I can already tell the answer.. Every AV product I have tested doesn't differentiate between plugin and web traffic. Heimdal might actually do this though, I've had it stop some malicious plugins on some test boxes. I can't validate that with any actual lab results however. I'm thinking your product might be really effective against state sponsored threats as it's validating the paths back to servers from all processes and denying those that aren't explicitly assigned to the core domain.
 

Slyguy

Level 28
Jan 27, 2017
1,756
7,050
Operating System
Other OS
#18
From a marketing standpoint, I fear this won't appeal to the majority but will find a home with the hardcore, IT guys and truly paranoid.

My opinion on that is - offer a 'lite' version, that blocks/notifies of background process activity, such as Trend Micro connecting to Booz rather than Trend domains. Leave it at that. Then offer 'advanced' options or advanced version that has all of the other stuff like the browser things.. I can't install something like this on a normal PC because it would block way too much browsing on normal websites without constant whitelisting.

I'd create the lite version, drop the product into the tray, then have a sliding notification that pops up when something like Avira connects to Mixpanel or Trend connects to Booz. Auto-Block that crap, then allow the user to manually whitelist. I'd pay solid cash for something like that which I can run un-attended on a large number of PC's to keep that background trash from stealing telemetry.
 
Oct 2, 2014
792
2,293
#19
I played with it a bit this afternoon found it very handy when you want make sure everything is in order. Clean interface. Does well what it says it does. More impressive is that it did work with no issues alongside Comodo FW and MBAE. I just had to release the padlock for these ones but that's it.
 
Last edited:

Slyguy

Level 28
Jan 27, 2017
1,756
7,050
Operating System
Other OS
#20
I played with it a bit this afternoon found it very handy when you want make sure everything is in order. Clean interface. Does well what it says it does. More impressive is that it did work with no issues alongside Comodo FW and MBAE. I just had to release the padlock for these ones but that's it.
Did you find your apps running pretty clean?

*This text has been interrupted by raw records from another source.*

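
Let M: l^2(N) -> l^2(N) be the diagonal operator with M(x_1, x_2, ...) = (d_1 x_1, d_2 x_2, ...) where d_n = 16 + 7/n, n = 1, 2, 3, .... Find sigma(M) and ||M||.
sigma(M) = {16 + 7/n : n ≥ 1} ∪ {16}; ||M|| = 23

A bounded diagonal operator on l^2 with diagonal entries d_n has spectrum equal to the closure of {d_n : n ≥ 1}: every d_n is an eigenvalue (with eigenvector e_n), so {d_n} ⊂ sigma(M); the spectrum is closed, so its closure is too; and for lambda not in the closure, (M - lambda I) has bounded inverse (the diagonal entries 1/(d_n - lambda) are bounded). For our sequence d_n = 16 + 7/n, n = 1, 2, 3, ...:
  - {d_n} = {16 + 7/n : n ≥ 1}; the only limit point is 16
  - closure = {16 + 7/n : n ≥ 1} ∪ {16}
For the norm: a diagonal operator has ||M|| = sup_n |d_n|. Here d_n = 16 + 7/n is positive and decreasing, so sup_n |d_n| = d_1 = 16 + 7 = 23. So ||M|| = 23.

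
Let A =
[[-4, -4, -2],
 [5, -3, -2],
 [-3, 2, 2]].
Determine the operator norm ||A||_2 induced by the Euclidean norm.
||A||_2 ≈ 7.4294 (= sqrt(largest eigenvalue of A^T A))

||A||_2 = sigma_max(A) = sqrt(lambda_max(A^T A)). Form the symmetric matrix M = A^T A =
[[50, -5, -8],
 [-5, 29, 18],
 [-8, 18, 12]].
Its characteristic polynomial (trace, sum of principal 2x2 minors, determinant of M give the coefficients) is
  p(λ) = det(λ I - M) = λ^3 - 91λ^2 + 1985λ - 484.
No integer candidate from the rational root theorem (±divisors of 484) is a root, so the roots are irrational. The cubic discriminant is Δ = 1452070477 > 0, so there are three distinct real roots. p(0) = -484 and p(1) = 1411 have opposite signs, so a root lies in (0, 1); Newton's method refines it to λ ≈ 0.2466. p(35) = 391 and p(36) = -304 have opposite signs, so a root lies in (35, 36); Newton's method refines it to λ ≈ 35.5571. p(55) = -209 and p(56) = 916 have opposite signs, so a root lies in (55, 56); Newton's method refines it to λ ≈ 55.1963. Check (Vieta): the three roots sum to 91, matching tr M = 91.
So the eigenvalues of A^T A are ≈ 0.2466, 35.5571, 55.1963 (all ≥ 0, as they must be for A^T A). The largest is λ_max ≈ 55.1963, hence ||A||_2 = sqrt(λ_max) ≈ 7.4294.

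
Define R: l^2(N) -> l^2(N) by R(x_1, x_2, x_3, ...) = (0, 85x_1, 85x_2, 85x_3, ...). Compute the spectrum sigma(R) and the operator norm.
sigma(R) = closed disk {z in C : |z| ≤ 85}; ||R|| = 85

Note R = 85·U where U is the unit right shift (U x)_k = x_{k-1} (with x_0 := 0); so ||R|| = 85||U|| and sigma(R) = 85·sigma(U). ||R x||^2 = sum_{k≥1} |85x_k|^2 = 7225||x||^2, so ||R|| = 85 and sigma(R) ⊂ {|z| ≤ 85}. For any |lambda| < 85, the equation (R - lambda I) x = 0 forces x_1 = 0, then 85x_k = lambda x_{k+1} ⇒ x = 0, so R has no eigenvalues. But (R - lambda I) is not surjective for |lambda| < 85: solving (R - lambda I) x = e_1 would require x_n proportional to (lambda/85)^(-n), which is not in l^2. So every |lambda| < 85 lies in the residual spectrum. The boundary |lambda| = 85 is in the approximate point spectrum (the spectrum is closed). Hence sigma(R) is the closed disk of radius 85.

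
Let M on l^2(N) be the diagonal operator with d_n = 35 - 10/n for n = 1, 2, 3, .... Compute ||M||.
||M|| = 35

For a diagonal operator on l^2 with entries d_n, ||M|| = sup_n |d_n|. Here d_1 = 25, d_2 = 30, ..., and d_n = 35 - 10/n increases monotonically toward 35. All terms lie in [25, 35), so |d_n| = d_n and the supremum is the limit 35, which is not attained by any individual d_n. Hence ||M|| = 35.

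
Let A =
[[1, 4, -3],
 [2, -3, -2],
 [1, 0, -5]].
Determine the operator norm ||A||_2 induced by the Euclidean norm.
||A||_2 ≈ 6.5891 (= sqrt(largest eigenvalue of A^T A))

||A||_2 = sigma_max(A) = sqrt(lambda_max(A^T A)). Form the symmetric matrix M = A^T A =
[[6, -2, -12],
 [-2, 25, -6],
 [-12, -6, 38]].
Its characteristic polynomial (trace, sum of principal 2x2 minors, determinant of M give the coefficients) is
  p(λ) = det(λ I - M) = λ^3 - 69λ^2 + 1144λ - 1444.
No integer candidate from the rational root theorem (±divisors of 1444) is a root, so the roots are irrational. The cubic discriminant is Δ = 340054016 > 0, so there are three distinct real roots. p(1) = -368 and p(2) = 576 have opposite signs, so a root lies in (1, 2); Newton's method refines it to λ ≈ 1.3738. p(24) = 92 and p(25) = -344 have opposite signs, so a root lies in (24, 25); Newton's method refines it to λ ≈ 24.2094. p(43) = -326 and p(44) = 492 have opposite signs, so a root lies in (43, 44); Newton's method refines it to λ ≈ 43.4168. Check (Vieta): the three roots sum to 69, matching tr M = 69.
So the eigenvalues of A^T A are ≈ 1.3738, 24.2094, 43.4168 (all ≥ 0, as they must be for A^T A). The largest is λ_max ≈ 43.4168, hence ||A||_2 = sqrt(λ_max) ≈ 6.5891.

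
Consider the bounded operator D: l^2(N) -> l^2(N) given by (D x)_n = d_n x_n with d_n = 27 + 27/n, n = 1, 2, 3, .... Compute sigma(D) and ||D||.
sigma(D) = {27 + 27/n : n ≥ 1} ∪ {27}; ||D|| = 54

A bounded diagonal operator on l^2 with diagonal entries d_n has spectrum equal to the closure of {d_n : n ≥ 1}: every d_n is an eigenvalue (with eigenvector e_n), so {d_n} ⊂ sigma(D); the spectrum is closed, so its closure is too; and for lambda not in the closure, (D - lambda I) has bounded inverse (the diagonal entries 1/(d_n - lambda) are bounded). For our sequence d_n = 27 + 27/n, n = 1, 2, 3, ...:
  - {d_n} = {27 + 27/n : n ≥ 1}; the only limit point is 27
  - closure = {27 + 27/n : n ≥ 1} ∪ {27}
For the norm: a diagonal operator has ||D|| = sup_n |d_n|. Here d_n = 27 + 27/n is positive and decreasing, so sup_n |d_n| = d_1 = 27 + 27 = 54. So ||D|| = 54.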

So far, I have found Heimdal, CCleaner Cloud, Sync, Dr. Web and any other apps not mentioned to all be very clean apps. Previous dirty ones already mentioned. But as soon as I get time I am going to toss this on an Optiplex 780 and run through all of the AV products to watch where there processes phone home to. I was a bit surprised, Dr. Web is absolutely clean and actually has very very limited traversal of data (with cloud on). Heimdal is as clean as a whistle in terms of background activity, only checking cloud/updates and GoogleDNS once in awhile.